February 22, 2017

DOE Supports Mueller’s Research With Two Awards

Dr. Frank Mueller, professor of computer science at NC State University, has recently received two awards from the Lawrence Livermore National Laboratory via the US Department of Energy.
Mueller’s first proposal, “HPC Power Modeling and Active Control,” received $386,290, and will run from October 25, 2016 through September 30, 2019.
Abstract - As we approach the exascale era, power has become a primary bottleneck. The US Department of Energy has set a power constraint of 20MW on each exascale machine. To be able achieve one exaflop in 20MW,it is necessary that we use power intelligently to maximize performance under a power constraint.  In this work, we propose to alleviate the shortcomings of current HPC systems in addressing power constraints by (1) power-aware machine partitioning, (2) power-constrained job scheduling, (3) systematic provisioning and procurement of hardware under a power cap, (4)modeling of network, deep memories, and storage, as well as (5)investigating the inter-dependence between power and cooling.
The second proposal, “Failure Prediction and Exact Localization,” received $84,684, and will run from October 18, 2016 through August 16, 2017.
Abstract – Extreme-scale computing platforms are increasingly suffering from job failures due to hardware and software faults. Past work has predicted system availability but cannot predicting the locality of failures.

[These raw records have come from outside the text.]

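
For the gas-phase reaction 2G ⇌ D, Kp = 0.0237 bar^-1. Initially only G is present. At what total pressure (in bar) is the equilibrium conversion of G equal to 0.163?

Basis: 1 mol G initially; let X = conversion of G. Extent ξ = 0.5X.
At extent ξ: n_G = 1 − X; n_D = 0.5X.
Total moles n_T = 1 − 0.5X.
Kp = p_D / (p_G^2) with p_i = (n_i/n_T)·P.
At X = 0.163: the mole-fraction product g(X) = Π y_i^ν_i = 0.1069. Since Kp = g(X)·P^{-1}, P = (g/Kp)^(1/1) = (0.1069/0.0237)^(1/1) = 4.51 bar.

P = 4.51 bar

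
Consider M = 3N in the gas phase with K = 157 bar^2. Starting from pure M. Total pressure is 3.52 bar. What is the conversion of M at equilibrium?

Let X = conversion of M (basis 1 mol M); extent of reaction ξ = X.
Mole table: n_M = 1 − X; n_N = 3X.
n_T = Σnᵢ = 1 + 2X.
With p_i = (n_i/n_T)P, K = p_N^3 / (p_M).
Equating to 157 bar^2 and solving on 0 < X < 1: X = 0.828.

X = 0.828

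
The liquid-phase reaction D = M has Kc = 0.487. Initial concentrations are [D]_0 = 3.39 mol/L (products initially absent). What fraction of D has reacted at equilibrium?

X = 0.328

Let X = conversion of D; extent ξ = 3.39·X mol/L.
Concentrations: [D] = 3.39 − 3.39X; [M] = 3.39X.
Kc = [M] / ([D]).
This equals 0.487 at X = 0.328 (the root in 0 < X < 1).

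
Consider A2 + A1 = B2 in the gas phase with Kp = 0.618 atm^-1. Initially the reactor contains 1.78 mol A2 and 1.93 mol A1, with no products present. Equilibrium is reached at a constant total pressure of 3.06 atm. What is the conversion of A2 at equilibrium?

Basis: 1.78 mol A2 initially; let X = conversion of A2. Extent ξ = 1.78X.
Mole table: n_A2 = 1.78 − 1.78X; n_A1 = 1.93 − 1.78X; n_B2 = 1.78X.
Total moles n_T = 3.71 − 1.78X.
y_i = n_i/n_T, p_i = y_i·P. Kp = p_B2 / (p_A2 p_A1).
Substituting and setting equal to 0.618 atm^-1 gives a polynomial in X; the root in (0,1) is X = 0.428.

X = 0.428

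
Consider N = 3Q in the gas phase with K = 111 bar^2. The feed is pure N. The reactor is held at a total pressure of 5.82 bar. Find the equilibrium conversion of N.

X = 0.615

Basis: 1 mol N initially; let X = conversion of N. Extent ξ = X.
Species balance: n_N = 1 − X; n_Q = 3X.
Total moles n_T = 1 + 2X.
Mole fractions y_i = n_i/n_T; K = p_Q^3 / (p_N) with p_i = y_i·P.
Setting this equal to 111 bar^2 and taking the physical root (0 < X < 1) gives X = 0.615.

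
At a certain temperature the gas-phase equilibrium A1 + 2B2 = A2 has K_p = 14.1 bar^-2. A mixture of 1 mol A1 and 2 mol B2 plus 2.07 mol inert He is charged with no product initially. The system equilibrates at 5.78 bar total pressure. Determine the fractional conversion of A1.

X = 0.828

Take 1 mol A1 as basis and let X be its fractional conversion, so ξ = X.
Mole table: n_A1 = 1 − X; n_B2 = 2 − 2X; n_A2 = X; n_I = 2.07 (inert).
Total moles n_T = 5.07 − 2X.
y_i = n_i/n_T, p_i = y_i·P. K_p = p_A2 / (p_A1 p_B2^2).
Substituting and setting equal to 14.1 bar^-2 gives a polynomial in X; the root in (0,1) is X = 0.828.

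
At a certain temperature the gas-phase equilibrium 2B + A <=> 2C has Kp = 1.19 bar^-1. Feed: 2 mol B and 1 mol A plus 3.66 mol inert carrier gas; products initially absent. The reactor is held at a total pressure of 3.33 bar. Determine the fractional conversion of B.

Basis: 2 mol B initially; let X = conversion of B. Extent ξ = X.
Moles: n_B = 2 − 2X; n_A = 1 − X; n_C = 2X; n_I = 3.66 (inert).
n_T = Σnᵢ = 6.66 − X.
Mole fractions y_i = n_i/n_T; Kp = p_C^2 / (p_B^2 p_A) with p_i = y_i·P.
Substituting and setting equal to 1.19 bar^-1 gives a polynomial in X; the root in (0,1) is X = 0.384.

X = 0.384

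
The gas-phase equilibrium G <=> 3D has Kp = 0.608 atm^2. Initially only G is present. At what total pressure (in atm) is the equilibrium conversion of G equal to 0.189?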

The objective of this work is to assess the potential of machine learning techniques for pinpointing failures before they happen with high true positive and low false positive rates. We propose to employ a combination of machine learning (ML) techniques for offline training followed by online real-time prediction of failure locations in a timely manner to take preemptive measurements and ``work around'' predicted trouble spots (nodes, network links/switches).